Strony: 1 ... 7 8 [9] 10 11 ... 15   Do dołu
Drukuj
Autor Wątek: EURO 2016  (Przeczytany 50531 razy)
p.a.
Administrator

*

Miejsce pobytu:
Katowice

sponsor forum
SPONSOR
FORUM



« Odpowiedz #160 : Czerwca 25, 2016, 22:58:19 »

Nie wiem, co trenerzy powiedzieli swoim piłkarzom przed meczem, ale niech to odszczekają. Po 90 minutach ŻADNEGO celnego strzału na bramkę. Najgorszy mecz mistrzostw. Momentami zapominałem, że Ronaldo jest na boisku - w poprzednich spotkaniach strzelał po 10 razy na bramkę, tu ani razu...I jestem pewien, że gdyby te dwie ekipy spotkały się w grupie,oglądalibyśmy  otwarte spotkanie ze sporą ilością bramek. Ale nie. Od jakiegoś czasu w wielkich turniejach w fazie pucharowej niemal wszyscy zaczynają grać pragmatyczny, cyniczny futbol, byle zero z tyłu było. A niegdyś wiele meczów w 1/8, 1/4 to były najciekawsze spotkania w całym turnieju, dramatyczne, z dużą ilością bramek...

Nie wiem, czy winna tu nie jest trochę drabinka. Na zasadzie: teraz gramy z najtrudniejszym przeciwnikiem,potem już z palcem w tyłku dojdziemy do finału. Nie wiem. Ale patrzeć się na to nie da.

EDIT

Uf, wreszcie koniec. Cała moja sympatia do Chorwacji wywietrzała w ciągu tych 120 minut :D Nie ogarniam ich taktyki. Przez 115 minut atakują ostrożnie, na ćwierć gwizdka,za to odsłaniają się na ostatnich 5 minut, kiedy to faktycznie jest mało czasu na odrobienie ewentualnych strat :D

Tak więc gramy z Portugalią. Ja wiem,czy to źle? Oni w meczu z nami powinni prowadzić grę, więc możemy nastawić się na ponoć lubiane przeze nas kontrataki. Skoro za Beenhakkera byliśmy w stanie osiągnąć z nimi dwukrotnie korzystny wynik,to czemu nie mielibyśmy tego zrobić teraz?
« Ostatnia zmiana: Czerwca 25, 2016, 23:36:30 wysłane przez p.a. » Zapisane
J1923

*

Miejsce pobytu:
Sto(L)ica

sponsor forum
SPONSOR
FORUM



« Odpowiedz #161 : Czerwca 25, 2016, 23:51:19 »

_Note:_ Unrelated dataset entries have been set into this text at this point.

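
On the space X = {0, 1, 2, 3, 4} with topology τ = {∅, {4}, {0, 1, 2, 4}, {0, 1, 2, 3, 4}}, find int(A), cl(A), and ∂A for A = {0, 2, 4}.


int(A) = {4}, cl(A) = {0, 1, 2, 3, 4}, ∂A = {0, 1, 2, 3}.

Closed sets in (X, τ) are complements of opens:
  closed(X, τ) = {∅, {3}, {0, 1, 2, 3}, {0, 1, 2, 3, 4}}.
int(A) = ⋃ {U ∈ τ : U ⊆ A}. Opens contained in A: ∅, {4}.
Taking the union of these: int(A) = {4}.
cl(A) = ⋂ {C closed : A ⊆ C}. Closed sets containing A: {0, 1, 2, 3, 4}.
Intersecting these: cl(A) = {0, 1, 2, 3, 4}.
∂A = cl(A) ∖ int(A) = {0, 1, 2, 3, 4} ∖ {4} = {0, 1, 2, 3}.


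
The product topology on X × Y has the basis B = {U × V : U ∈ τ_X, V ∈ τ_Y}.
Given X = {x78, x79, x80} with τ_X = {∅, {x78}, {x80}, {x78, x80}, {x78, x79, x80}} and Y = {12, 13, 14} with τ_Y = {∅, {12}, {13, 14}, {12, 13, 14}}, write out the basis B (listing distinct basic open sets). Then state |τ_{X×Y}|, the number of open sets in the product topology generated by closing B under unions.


Basis B = {∅ × ∅, {x78} × {12}, {x80} × {12}, {x78, x80} × {12}, {x78} × {13, 14}, {x80} × {13, 14}, {x78} × {12, 13, 14}, {x78, x79, x80} × {12}, {x80} × {12, 13, 14}, {x78, x80} × {13, 14}, {x78, x80} × {12, 13, 14}, {x78, x79, x80} × {13, 14}, {x78, x79, x80} × {12, 13, 14}}; |τ_{X×Y}| = 25.

Enumerate products U × V with U ∈ τ_X, V ∈ τ_Y (deduplicated):
  ∅ × ∅ = {} (∅)
  {x78} × {12} = {(x78,12)}
  {x80} × {12} = {(x80,12)}
  {x78, x80} × {12} = {(x78,12), (x80,12)}
  {x78} × {13, 14} = {(x78,13), (x78,14)}
  {x80} × {13, 14} = {(x80,13), (x80,14)}
  {x78} × {12, 13, 14} = {(x78,12), (x78,13), (x78,14)}
  {x78, x79, x80} × {12} = {(x78,12), (x79,12), (x80,12)}
  {x80} × {12, 13, 14} = {(x80,12), (x80,13), (x80,14)}
  {x78, x80} × {13, 14} = {(x78,13), (x78,14), (x80,13), (x80,14)}
  {x78, x80} × {12, 13, 14} = {(x78,12), (x78,13), (x78,14), (x80,12), (x80,13), (x80,14)}
  {x78, x79, x80} × {13, 14} = {(x78,13), (x78,14), (x79,13), (x79,14), (x80,13), (x80,14)}
  {x78, x79, x80} × {12, 13, 14} = {(x78,12), (x78,13), (x78,14), (x79,12), (x79,13), (x79,14), (x80,12), (x80,13), (x80,14)}
These 13 distinct sets form the basis B.
Close under arbitrary unions to get τ_{X×Y}; counting gives |τ_{X×Y}| = 25.


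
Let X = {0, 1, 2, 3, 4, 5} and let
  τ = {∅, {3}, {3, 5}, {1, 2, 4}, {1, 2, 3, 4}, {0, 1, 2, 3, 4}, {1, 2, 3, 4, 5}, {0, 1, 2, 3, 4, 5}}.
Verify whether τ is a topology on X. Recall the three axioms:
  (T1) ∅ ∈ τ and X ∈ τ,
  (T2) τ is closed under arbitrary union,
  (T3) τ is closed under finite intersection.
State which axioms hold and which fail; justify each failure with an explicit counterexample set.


τ IS a topology on X.

Axiom (T1): ∅ ∈ τ? Yes; X ∈ τ? Yes.
Axiom (T2/T3): check pairwise unions and intersections of members of τ.
All pairwise intersections and unions checked — each lies in τ. Therefore τ satisfies (T1), (T2), (T3): it IS a topology on X.


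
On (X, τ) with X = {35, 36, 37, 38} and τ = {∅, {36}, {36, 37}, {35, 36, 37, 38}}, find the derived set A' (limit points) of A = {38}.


A' = {35}

For each x ∈ X, list the open sets U ∈ τ with x ∈ U, then check whether U ∩ (A ∖ {x}) ≠ ∅ for every such U.
  x = 35: opens ∋ x are {35, 36, 37, 38}; each meets A ∖ {35}, so x IS a limit point.
  x = 36: open {36} ∋ x has {36} ∩ (A ∖ {36}) = ∅, so x is NOT a limit point.
  x = 37: open {36, 37} ∋ x has {36, 37} ∩ (A ∖ {37}) = ∅, so x is NOT a limit point.
  x = 38: open {35, 36, 37, 38} ∋ x has {35, 36, 37, 38} ∩ (A ∖ {38}) = ∅, so x is NOT a limit point.
Collecting: A' = {35}.


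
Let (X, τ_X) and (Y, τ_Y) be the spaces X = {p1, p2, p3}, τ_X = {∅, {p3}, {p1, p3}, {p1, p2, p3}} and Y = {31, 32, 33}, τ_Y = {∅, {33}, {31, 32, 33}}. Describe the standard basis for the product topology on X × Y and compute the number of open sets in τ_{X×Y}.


Basis B = {∅ × ∅, {p3} × {33}, {p1, p3} × {33}, {p1, p2, p3} × {33}, {p3} × {31, 32, 33}, {p1, p3} × {31, 32, 33}, {p1, p2, p3} × {31, 32, 33}}; |τ_{X×Y}| = 10.

Enumerate products U × V with U ∈ τ_X, V ∈ τ_Y (deduplicated):
  ∅ × ∅ = {} (∅)
  {p3} × {33} = {(p3,33)}
  {p1, p3} × {33} = {(p1,33), (p3,33)}
  {p1, p2, p3} × {33} = {(p1,33), (p2,33), (p3,33)}
  {p3} × {31, 32, 33} = {(p3,31), (p3,32), (p3,33)}
  {p1, p3} × {31, 32, 33} = {(p1,31), (p1,32), (p1,33), (p3,31), (p3,32), (p3,33)}
  {p1, p2, p3} × {31, 32, 33} = {(p1,31), (p1,32), (p1,33), (p2,31), (p2,32), (p2,33), (p3,31), (p3,32), (p3,33)}
These 7 distinct sets form the basis B.
Close under arbitrary unions to get τ_{X×Y}; counting gives |τ_{X×Y}| = 10.


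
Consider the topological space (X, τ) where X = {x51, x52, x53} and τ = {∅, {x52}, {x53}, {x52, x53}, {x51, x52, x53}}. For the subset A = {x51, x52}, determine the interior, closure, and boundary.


int(A) = {x52}, cl(A) = {x51, x52}, ∂A = {x51}.

Closed sets in (X, τ) are complements of opens:
  closed(X, τ) = {∅, {x51}, {x51, x52}, {x51, x53}, {x51, x52, x53}}.
int(A) = ⋃ {U ∈ τ : U ⊆ A}. Opens contained in A: ∅, {x52}.
Taking the union of these: int(A) = {x52}.
cl(A) = ⋂ {C closed : A ⊆ C}. Closed sets containing A: {x51, x52}, {x51, x52, x53}.
Intersecting these: cl(A) = {x51, x52}.
∂A = cl(A) ∖ int(A) = {x51, x52} ∖ {x52} = {x51}.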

Kto by pomyślał, że mecz Polaków będzie najlepszy tego dnia? :)
Walijczycy grają słabiej i wygrywają. Portugalczycy grają słabiej i wygrywają. Strasznie bezbarwny mecz. Obie drużyny robiły wiele, by tej bramki nie strzelić. Z przebiegu całego spotkania lepsi Chorwaci, no ale jak się przez 115 minut niewiele gra, a potem leci się hurra na bramkę (nawet strzelając w słupek) i zapomina o obronie przy świetnie kontrującej drużynie, to nie ma co się dziwić, że przegrywa się mecz. Płaczaldo i koledzy tylko na to czekali.
Obie drużyny zagrały bardzo szerokim ustawieniem i jedni i drudzy bazowali na przyśpieszeniu.
Co zrobić, żeby wygrać? Zagrać bardzo uważnie i agresywnie. Rozbijać ataki w zalążku, nie dać grać piłką przeciwnikom. I przede wszystkim - wykorzystywać okazje, bo tych możemy mieć mało.
Problem jest taki, że takie drużyny jak Portugalia czy Hiszpania totalnie nie leżą Polakom, dlatego przeczuwam nasz koniec na tym turnieju.
Ale ściskam kciuki, dajmy radę!  ;)

EDIT:
p.a., zapewne dlatego, że przegrany w bezpośrednim meczu nie wylatywał z turnieju :)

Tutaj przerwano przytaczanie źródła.